Nat is starting the show by telling us that conference presentations will be up on the website, and video from the keynotes will be put on YouTube. I will have links for those later in the day.

The Thursday morning keynotes kick off with Philip Rosedale talking about open source code and whatnot in Second Life. He says that Second Life and the X-Prize represent two possible escapes for humanity, one is virtual and one is literally leaving the planet. He says that open source (and Second Life) allow for greater return on capabilities over time, because you’ve got a community to help you out. “We don’t set the rules of governance, we just let it do its own thing.” I think that that statement is quite incorrect; Linden Labs does have rules of governance, some of which have greatly upset the Second Life community. Using the tools available, someone’s built a Second Life client that runs within a web browser — you can’t do much with it, but you can login and check messages and whatnot.

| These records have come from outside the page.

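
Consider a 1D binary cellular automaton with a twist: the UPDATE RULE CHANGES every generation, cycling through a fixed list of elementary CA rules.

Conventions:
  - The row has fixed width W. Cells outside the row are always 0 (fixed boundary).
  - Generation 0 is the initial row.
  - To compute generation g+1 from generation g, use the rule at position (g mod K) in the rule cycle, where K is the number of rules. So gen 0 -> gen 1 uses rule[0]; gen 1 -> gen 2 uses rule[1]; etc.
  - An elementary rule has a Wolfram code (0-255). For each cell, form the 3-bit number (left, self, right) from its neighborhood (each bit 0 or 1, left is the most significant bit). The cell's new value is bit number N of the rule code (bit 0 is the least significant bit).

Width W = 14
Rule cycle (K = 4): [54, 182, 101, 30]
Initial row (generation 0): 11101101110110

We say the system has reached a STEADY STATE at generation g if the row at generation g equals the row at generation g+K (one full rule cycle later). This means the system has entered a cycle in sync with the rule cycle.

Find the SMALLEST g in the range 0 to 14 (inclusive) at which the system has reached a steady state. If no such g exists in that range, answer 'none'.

Gen 0: 11101101110110
Gen 1 (rule 54): 00010010001001
Gen 2 (rule 182): 00111111011111
Gen 3 (rule 101): 10000001100001
Gen 4 (rule 30): 11000011010011
Gen 5 (rule 54): 00100100111100
Gen 6 (rule 182): 01111111011010
Gen 7 (rule 101): 00000001101110
Gen 8 (rule 30): 00000011001001
Gen 9 (rule 54): 00000100111111
Gen 10 (rule 182): 00001111011110
Gen 11 (rule 101): 11100001100010
Gen 12 (rule 30): 10010011010111
Gen 13 (rule 54): 11111100111000
Gen 14 (rule 182): 01111011010100
Gen 15 (rule 101): 00001101111101
Gen 16 (rule 30): 00011001000001
Gen 17 (rule 54): 00100111100011
Gen 18 (rule 182): 01111011010100

Answer: 14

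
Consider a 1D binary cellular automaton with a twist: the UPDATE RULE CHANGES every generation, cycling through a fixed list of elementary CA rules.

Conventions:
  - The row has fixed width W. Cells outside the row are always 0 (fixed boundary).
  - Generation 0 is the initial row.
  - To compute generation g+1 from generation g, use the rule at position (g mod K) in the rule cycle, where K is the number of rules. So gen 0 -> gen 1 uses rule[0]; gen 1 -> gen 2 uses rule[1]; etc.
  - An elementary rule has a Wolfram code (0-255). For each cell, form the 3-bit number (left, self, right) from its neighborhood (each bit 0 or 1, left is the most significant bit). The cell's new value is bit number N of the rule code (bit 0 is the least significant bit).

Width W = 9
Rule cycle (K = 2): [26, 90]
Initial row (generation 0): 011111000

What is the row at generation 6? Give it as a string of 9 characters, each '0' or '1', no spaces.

Answer: 111000010

Derivation:
Gen 0: 011111000
Gen 1 (rule 26): 110000100
Gen 2 (rule 90): 111001010
Gen 3 (rule 26): 100110001
Gen 4 (rule 90): 011111010
Gen 5 (rule 26): 110000001
Gen 6 (rule 90): 111000010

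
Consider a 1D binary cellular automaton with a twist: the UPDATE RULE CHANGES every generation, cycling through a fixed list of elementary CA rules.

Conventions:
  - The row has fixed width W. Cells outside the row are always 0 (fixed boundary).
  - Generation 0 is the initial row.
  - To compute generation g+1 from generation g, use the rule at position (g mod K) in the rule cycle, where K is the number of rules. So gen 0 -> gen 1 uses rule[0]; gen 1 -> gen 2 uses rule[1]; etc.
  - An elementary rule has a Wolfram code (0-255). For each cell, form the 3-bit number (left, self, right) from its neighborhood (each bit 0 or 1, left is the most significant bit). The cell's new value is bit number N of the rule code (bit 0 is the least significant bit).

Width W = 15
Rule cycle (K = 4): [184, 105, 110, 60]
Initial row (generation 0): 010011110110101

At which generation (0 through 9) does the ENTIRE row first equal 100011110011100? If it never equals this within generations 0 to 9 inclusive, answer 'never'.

Gen 0: 010011110110101
Gen 1 (rule 184): 001011101101010
Gen 2 (rule 105): 100110111110100
Gen 3 (rule 110): 101111100011100
Gen 4 (rule 60): 111000010010010
Gen 5 (rule 184): 110100001001001
Gen 6 (rule 105): 111001100000000
Gen 7 (rule 110): 101011100000000
Gen 8 (rule 60): 111110010000000
Gen 9 (rule 184): 111101001000000

Answer: never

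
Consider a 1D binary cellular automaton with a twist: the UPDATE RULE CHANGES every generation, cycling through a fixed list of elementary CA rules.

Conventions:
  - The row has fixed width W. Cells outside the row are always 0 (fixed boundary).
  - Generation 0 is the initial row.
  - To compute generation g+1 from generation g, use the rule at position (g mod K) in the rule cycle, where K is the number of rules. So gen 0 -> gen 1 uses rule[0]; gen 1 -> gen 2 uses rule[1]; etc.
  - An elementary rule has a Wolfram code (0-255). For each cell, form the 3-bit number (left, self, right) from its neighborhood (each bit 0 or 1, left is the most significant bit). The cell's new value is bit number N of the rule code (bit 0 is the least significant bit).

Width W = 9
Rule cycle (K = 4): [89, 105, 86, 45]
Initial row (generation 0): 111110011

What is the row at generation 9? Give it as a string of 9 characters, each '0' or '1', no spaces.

Gen 0: 111110011
Gen 1 (rule 89): 100011011
Gen 2 (rule 105): 001011111
Gen 3 (rule 86): 011000001
Gen 4 (rule 45): 010011101
Gen 5 (rule 89): 001010100
Gen 6 (rule 105): 100101001
Gen 7 (rule 86): 111101111
Gen 8 (rule 45): 100011000
Gen 9 (rule 89): 011011111

Answer: 011011111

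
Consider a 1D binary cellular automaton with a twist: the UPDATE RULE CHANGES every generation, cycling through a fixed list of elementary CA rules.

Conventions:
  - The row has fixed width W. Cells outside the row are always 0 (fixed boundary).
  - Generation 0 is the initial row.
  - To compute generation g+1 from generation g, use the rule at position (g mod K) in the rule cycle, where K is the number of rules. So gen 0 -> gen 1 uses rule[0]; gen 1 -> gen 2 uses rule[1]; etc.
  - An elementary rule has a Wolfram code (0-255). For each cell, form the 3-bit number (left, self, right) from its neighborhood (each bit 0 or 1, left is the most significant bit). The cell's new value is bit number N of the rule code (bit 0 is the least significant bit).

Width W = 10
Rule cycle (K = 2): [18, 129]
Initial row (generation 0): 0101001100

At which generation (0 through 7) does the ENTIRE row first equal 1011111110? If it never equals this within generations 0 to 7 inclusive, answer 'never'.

Gen 0: 0101001100
Gen 1 (rule 18): 1000110010
Gen 2 (rule 129): 0010000000
Gen 3 (rule 18): 0101000000
Gen 4 (rule 129): 0000011111
Gen 5 (rule 18): 0000100000
Gen 6 (rule 129): 1110001111
Gen 7 (rule 18): 0001010000

Answer: never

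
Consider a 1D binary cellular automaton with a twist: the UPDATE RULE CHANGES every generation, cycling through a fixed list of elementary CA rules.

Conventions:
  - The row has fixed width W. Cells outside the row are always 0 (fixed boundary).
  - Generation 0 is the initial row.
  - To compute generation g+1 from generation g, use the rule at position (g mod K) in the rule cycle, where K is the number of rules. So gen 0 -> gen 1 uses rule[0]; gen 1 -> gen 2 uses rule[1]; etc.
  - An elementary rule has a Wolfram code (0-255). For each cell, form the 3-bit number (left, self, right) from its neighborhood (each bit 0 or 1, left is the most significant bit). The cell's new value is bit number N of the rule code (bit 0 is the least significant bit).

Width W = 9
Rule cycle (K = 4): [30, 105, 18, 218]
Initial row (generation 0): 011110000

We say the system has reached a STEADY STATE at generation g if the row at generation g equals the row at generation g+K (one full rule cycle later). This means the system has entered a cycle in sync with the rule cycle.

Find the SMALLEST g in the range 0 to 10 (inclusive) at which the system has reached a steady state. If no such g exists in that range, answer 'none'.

Gen 0: 011110000
Gen 1 (rule 30): 110001000
Gen 2 (rule 105): 110100011
Gen 3 (rule 18): 000010100
Gen 4 (rule 218): 000100010
Gen 5 (rule 30): 001110111
Gen 6 (rule 105): 101011101
Gen 7 (rule 18): 000000000
Gen 8 (rule 218): 000000000
Gen 9 (rule 30): 000000000
Gen 10 (rule 105): 111111111
Gen 11 (rule 18): 000000000
Gen 12 (rule 218): 000000000
Gen 13 (rule 30): 000000000
Gen 14 (rule 105): 111111111

Answer: 7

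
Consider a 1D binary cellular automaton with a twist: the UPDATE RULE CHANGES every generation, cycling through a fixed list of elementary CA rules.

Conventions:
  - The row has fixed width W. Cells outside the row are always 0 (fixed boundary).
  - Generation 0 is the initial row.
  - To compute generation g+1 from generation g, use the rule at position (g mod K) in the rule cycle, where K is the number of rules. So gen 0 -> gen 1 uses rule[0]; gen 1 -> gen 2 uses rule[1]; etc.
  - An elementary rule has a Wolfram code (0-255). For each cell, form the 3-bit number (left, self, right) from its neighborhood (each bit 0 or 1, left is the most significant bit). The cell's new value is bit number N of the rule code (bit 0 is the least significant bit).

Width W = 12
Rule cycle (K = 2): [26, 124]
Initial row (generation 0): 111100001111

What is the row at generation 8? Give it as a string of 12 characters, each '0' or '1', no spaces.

Answer: 111011011011

Derivation:
Gen 0: 111100001111
Gen 1 (rule 26): 100010011000
Gen 2 (rule 124): 110011011100
Gen 3 (rule 26): 101110010010
Gen 4 (rule 124): 111011011011
Gen 5 (rule 26): 100010010010
Gen 6 (rule 124): 110011011011
Gen 7 (rule 26): 101110010010
Gen 8 (rule 124): 111011011011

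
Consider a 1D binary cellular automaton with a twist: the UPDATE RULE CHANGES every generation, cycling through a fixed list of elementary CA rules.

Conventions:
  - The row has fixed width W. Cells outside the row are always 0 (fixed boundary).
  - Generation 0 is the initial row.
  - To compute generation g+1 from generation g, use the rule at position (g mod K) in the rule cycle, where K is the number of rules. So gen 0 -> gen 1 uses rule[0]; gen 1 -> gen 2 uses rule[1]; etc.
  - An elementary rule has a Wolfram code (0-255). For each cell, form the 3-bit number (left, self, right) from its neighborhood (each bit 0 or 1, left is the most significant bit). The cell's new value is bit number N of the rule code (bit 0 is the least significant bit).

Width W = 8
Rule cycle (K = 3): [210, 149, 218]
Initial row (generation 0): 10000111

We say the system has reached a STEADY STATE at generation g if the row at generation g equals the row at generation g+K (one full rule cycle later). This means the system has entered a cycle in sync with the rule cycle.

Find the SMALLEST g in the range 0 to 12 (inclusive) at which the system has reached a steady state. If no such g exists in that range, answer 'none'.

Gen 0: 10000111
Gen 1 (rule 210): 01001011
Gen 2 (rule 149): 01101000
Gen 3 (rule 218): 11100100
Gen 4 (rule 210): 01111010
Gen 5 (rule 149): 00110011
Gen 6 (rule 218): 01111111
Gen 7 (rule 210): 10111111
Gen 8 (rule 149): 10011110
Gen 9 (rule 218): 01111111
Gen 10 (rule 210): 10111111
Gen 11 (rule 149): 10011110
Gen 12 (rule 218): 01111111
Gen 13 (rule 210): 10111111
Gen 14 (rule 149): 10011110
Gen 15 (rule 218): 01111111

Answer: 6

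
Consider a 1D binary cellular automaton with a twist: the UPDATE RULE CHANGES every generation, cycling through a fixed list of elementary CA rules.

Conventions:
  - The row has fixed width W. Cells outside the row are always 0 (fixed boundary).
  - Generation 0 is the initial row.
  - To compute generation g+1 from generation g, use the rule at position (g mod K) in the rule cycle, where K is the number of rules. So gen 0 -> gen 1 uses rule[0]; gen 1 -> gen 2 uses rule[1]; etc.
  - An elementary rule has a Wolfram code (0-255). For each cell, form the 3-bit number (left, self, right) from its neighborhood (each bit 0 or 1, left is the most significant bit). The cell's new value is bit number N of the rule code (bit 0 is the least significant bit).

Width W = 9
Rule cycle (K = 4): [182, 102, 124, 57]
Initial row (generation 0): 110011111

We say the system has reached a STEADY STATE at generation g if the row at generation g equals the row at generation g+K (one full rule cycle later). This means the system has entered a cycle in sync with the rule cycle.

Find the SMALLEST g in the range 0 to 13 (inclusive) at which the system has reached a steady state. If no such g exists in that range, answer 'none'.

Gen 0: 110011111
Gen 1 (rule 182): 001101110
Gen 2 (rule 102): 010110010
Gen 3 (rule 124): 011111011
Gen 4 (rule 57): 010000110
Gen 5 (rule 182): 111001001
Gen 6 (rule 102): 001011011
Gen 7 (rule 124): 001111111
Gen 8 (rule 57): 101000000
Gen 9 (rule 182): 111100000
Gen 10 (rule 102): 000100000
Gen 11 (rule 124): 000110000
Gen 12 (rule 57): 110101111
Gen 13 (rule 182): 001110110
Gen 14 (rule 102): 010011010
Gen 15 (rule 124): 011011111
Gen 16 (rule 57): 010110000
Gen 17 (rule 182): 111001000

Answer: none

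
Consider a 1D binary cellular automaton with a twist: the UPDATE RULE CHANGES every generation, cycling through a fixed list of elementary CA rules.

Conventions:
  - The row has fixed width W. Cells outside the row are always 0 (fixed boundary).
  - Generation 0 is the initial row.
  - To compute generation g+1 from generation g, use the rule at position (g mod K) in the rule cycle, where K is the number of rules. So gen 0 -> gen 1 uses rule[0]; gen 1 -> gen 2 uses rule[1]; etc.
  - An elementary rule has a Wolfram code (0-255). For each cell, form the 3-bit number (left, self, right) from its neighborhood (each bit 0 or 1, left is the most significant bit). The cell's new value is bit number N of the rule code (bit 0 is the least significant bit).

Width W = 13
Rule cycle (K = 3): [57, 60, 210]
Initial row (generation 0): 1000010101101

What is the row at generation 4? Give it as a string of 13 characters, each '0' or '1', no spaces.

Gen 0: 1000010101101
Gen 1 (rule 57): 0111001011010
Gen 2 (rule 60): 0100101110111
Gen 3 (rule 210): 1011000110011
Gen 4 (rule 57): 0110110101010

Answer: 0110110101010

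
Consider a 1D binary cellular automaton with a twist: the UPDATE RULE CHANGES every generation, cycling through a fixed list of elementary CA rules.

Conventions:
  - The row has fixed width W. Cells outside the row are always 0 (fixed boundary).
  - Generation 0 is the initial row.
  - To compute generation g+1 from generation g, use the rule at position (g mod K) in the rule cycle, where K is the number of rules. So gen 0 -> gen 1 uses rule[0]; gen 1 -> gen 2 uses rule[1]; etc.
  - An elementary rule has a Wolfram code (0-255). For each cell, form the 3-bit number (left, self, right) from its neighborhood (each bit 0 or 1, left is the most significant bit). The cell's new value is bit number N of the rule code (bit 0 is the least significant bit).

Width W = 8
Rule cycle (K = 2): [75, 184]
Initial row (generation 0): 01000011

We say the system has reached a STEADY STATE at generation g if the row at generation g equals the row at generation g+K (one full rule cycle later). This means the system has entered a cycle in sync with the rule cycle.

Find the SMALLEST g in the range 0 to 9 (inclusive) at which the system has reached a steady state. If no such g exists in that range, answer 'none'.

Gen 0: 01000011
Gen 1 (rule 75): 10011111
Gen 2 (rule 184): 01011110
Gen 3 (rule 75): 10010010
Gen 4 (rule 184): 01001001
Gen 5 (rule 75): 10010010
Gen 6 (rule 184): 01001001
Gen 7 (rule 75): 10010010
Gen 8 (rule 184): 01001001
Gen 9 (rule 75): 10010010
Gen 10 (rule 184): 01001001
Gen 11 (rule 75): 10010010

Answer: 3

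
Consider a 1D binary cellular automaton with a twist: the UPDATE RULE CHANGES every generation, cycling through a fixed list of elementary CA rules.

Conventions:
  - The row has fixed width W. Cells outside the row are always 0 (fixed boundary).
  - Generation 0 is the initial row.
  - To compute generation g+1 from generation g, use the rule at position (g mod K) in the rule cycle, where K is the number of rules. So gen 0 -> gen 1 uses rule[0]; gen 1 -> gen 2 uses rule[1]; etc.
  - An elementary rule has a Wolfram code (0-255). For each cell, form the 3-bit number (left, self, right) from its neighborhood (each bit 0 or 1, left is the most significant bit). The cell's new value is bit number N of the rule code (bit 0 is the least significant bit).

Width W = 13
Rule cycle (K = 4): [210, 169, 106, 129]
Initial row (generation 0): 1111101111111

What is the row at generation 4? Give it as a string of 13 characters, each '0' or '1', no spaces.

Answer: 0000000001000

Derivation:
Gen 0: 1111101111111
Gen 1 (rule 210): 0111100111111
Gen 2 (rule 169): 0111000111110
Gen 3 (rule 106): 1101001100010
Gen 4 (rule 129): 0000000001000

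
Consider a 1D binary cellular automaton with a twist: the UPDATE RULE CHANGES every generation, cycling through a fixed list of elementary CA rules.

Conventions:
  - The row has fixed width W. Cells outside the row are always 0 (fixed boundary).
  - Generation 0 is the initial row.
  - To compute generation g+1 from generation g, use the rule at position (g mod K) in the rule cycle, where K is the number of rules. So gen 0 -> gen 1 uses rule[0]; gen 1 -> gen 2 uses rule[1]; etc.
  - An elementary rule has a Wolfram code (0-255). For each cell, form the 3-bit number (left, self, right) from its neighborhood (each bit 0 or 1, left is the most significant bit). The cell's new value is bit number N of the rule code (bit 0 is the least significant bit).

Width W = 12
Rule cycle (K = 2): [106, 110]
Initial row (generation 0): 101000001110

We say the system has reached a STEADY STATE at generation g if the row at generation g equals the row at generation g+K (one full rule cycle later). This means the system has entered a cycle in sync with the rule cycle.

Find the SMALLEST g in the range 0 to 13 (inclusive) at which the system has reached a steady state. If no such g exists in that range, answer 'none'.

Gen 0: 101000001110
Gen 1 (rule 106): 010000011010
Gen 2 (rule 110): 110000111110
Gen 3 (rule 106): 110001100010
Gen 4 (rule 110): 110011100110
Gen 5 (rule 106): 110110101110
Gen 6 (rule 110): 111111111010
Gen 7 (rule 106): 100000001100
Gen 8 (rule 110): 100000011100
Gen 9 (rule 106): 000000110100
Gen 10 (rule 110): 000001111100
Gen 11 (rule 106): 000011000100
Gen 12 (rule 110): 000111001100
Gen 13 (rule 106): 001101011100
Gen 14 (rule 110): 011111110100
Gen 15 (rule 106): 110000011000

Answer: none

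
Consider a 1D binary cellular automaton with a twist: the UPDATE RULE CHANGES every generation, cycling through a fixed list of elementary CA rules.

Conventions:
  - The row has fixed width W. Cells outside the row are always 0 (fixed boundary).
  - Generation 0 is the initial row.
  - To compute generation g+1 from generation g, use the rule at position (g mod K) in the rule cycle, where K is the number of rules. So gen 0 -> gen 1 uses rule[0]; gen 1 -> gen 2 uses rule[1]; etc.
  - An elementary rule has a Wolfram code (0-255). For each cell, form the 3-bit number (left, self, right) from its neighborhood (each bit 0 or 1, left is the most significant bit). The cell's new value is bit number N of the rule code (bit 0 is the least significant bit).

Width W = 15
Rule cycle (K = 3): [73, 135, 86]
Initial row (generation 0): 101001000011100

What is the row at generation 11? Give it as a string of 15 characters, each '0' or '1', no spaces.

Answer: 100001111010101

Derivation:
Gen 0: 101001000011100
Gen 1 (rule 73): 000000011010101
Gen 2 (rule 135): 111111100010101
Gen 3 (rule 86): 000000110110101
Gen 4 (rule 73): 111110110110000
Gen 5 (rule 135): 011100000000111
Gen 6 (rule 86): 100110000001001
Gen 7 (rule 73): 000110111100000
Gen 8 (rule 135): 111000011001111
Gen 9 (rule 86): 001100101110001
Gen 10 (rule 73): 101100001010100
Gen 11 (rule 135): 100001111010101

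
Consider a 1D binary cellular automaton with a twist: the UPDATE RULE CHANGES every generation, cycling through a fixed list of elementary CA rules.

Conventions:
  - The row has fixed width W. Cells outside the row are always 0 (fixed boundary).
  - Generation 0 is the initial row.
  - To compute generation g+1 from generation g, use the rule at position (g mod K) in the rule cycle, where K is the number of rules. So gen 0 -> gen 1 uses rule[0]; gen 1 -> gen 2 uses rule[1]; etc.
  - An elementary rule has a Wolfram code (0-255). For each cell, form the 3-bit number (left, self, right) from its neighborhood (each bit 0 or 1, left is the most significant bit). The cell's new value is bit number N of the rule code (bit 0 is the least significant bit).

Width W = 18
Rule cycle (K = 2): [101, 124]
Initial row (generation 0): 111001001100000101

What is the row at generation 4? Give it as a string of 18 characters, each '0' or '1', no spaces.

Answer: 110111110001110101

Derivation:
Gen 0: 111001001100000101
Gen 1 (rule 101): 001001000101110111
Gen 2 (rule 124): 001101100111011101
Gen 3 (rule 101): 100110100001100111
Gen 4 (rule 124): 110111110001110101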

Jimmy Wales is up now, talking about the future of search. Imagine a world in which every single person on the planet is given free access to the entire sum of all human knowledge. An encyclopedia was the start of this. This is continued at Wikia, which is becoming a library of human knowledge. A second major project focusses on the “free access” aspect. This should be driven by search, which currently is dominated by a number of large monolithic closed search engines. Why not do the same thing for search what Wikipedia did for the encyclopedia? This is being done at search.wikia.com. This project will be focussing on transparency - openness in how the systems and algorithms operate, collaboration - everyone who wants to contribute can contribute, quality - improve the relevancy and accuracy of search results, and privacy - “Pursuing the Holy Grail of Privacy Protection”. The unfortunately-named Grub (it’s a bootloader, dammit!) has been acquired by Wikia to help the search process.

Simon Wardley is talking about commoditization of IT. An excellent talk, he makes the point that open source is a force behind pushing the new whizzy stuff into an ubiquitous commodity, and things like patents or DRM are attempts by company to keep their products as the new whizzy stuff.

I’ll post links to the last two keynotes when they show up on the web. All I have to say is that Nat’s was excellent and James Larsson’s was informative in an insane way.